Aus dem Buch "Sammlung vorzüglicher Hausmittel"
Verlag von Edmund Ramsdorf - Weixdorf bei Dresden um 1905

Für jegliche Wirkweise kann keine Garantie oder Haftung übernommen werden. Diese Seite dient nur der Information und stellt keinen Ersatz für professionelle Beratung durch Arzt oder Apotheker dar.

Fußschweiße


dürfen, wenn sie auch einen noch so unangenehmen Geruch verbreiten, doch niemals unterdrückt werden und wer sich vermöge seines Berufes der Kälte und Nässe sehr aussetzen muß, suche durch Strümpe aus Wachstasset, durch Filzsohlen usw. seine schweißigen Füße möglichst zu schützen.
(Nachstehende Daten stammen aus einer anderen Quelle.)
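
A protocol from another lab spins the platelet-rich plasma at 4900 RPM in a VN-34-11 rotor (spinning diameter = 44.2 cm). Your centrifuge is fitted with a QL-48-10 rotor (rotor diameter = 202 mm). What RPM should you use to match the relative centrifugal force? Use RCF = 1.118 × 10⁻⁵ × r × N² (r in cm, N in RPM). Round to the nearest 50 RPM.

Original rotor: r = 44.2 / 2 = 22.1 cm
RCF_original = 1.118 × 10⁻⁵ × 22.1 × (4900)² = 1.118 × 10⁻⁵ × 22.1 × 24,010,000 ≈ 5,932.3 × g
Your rotor: r = 202 mm / 2 = 101 mm = 10.1 cm
5,932.3 = 1.118 × 10⁻⁵ × 10.1 × N²
N² = 5,932.3 / (11.2918 × 10⁻⁵) = 52,536,354
N ≈ √52,536,354 ≈ 7,248.2

7250 RPM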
Das unschuldigste Mittel gegen den damit verbundenen unangenehmen Geruch möchte noch das Einstreuen von etwas Weizenkleie in die Strümpfe sein. Unterdrückte Fußschweiße schnell wieder herzustellen, möge der Kranke augenblicklich ein reizendes Fußbad nehmen und unmittelbar nachher die Füße mit Schmucker´schen Pflaster (in der Apotheke käuflich) bedecken. Für denselben Zweck mehr empfohlen: trockene Reibungen der Füße, Senfteige, Säcke mit frischem Malz, mit heißer Asche oder Sand, mit warmen Salz oder Malz, zu gleichen Teilen mit Birken- und Erlenblättern, worin man die Füße stecken läßt, das Tragen von Socken aus Wachstasset usw.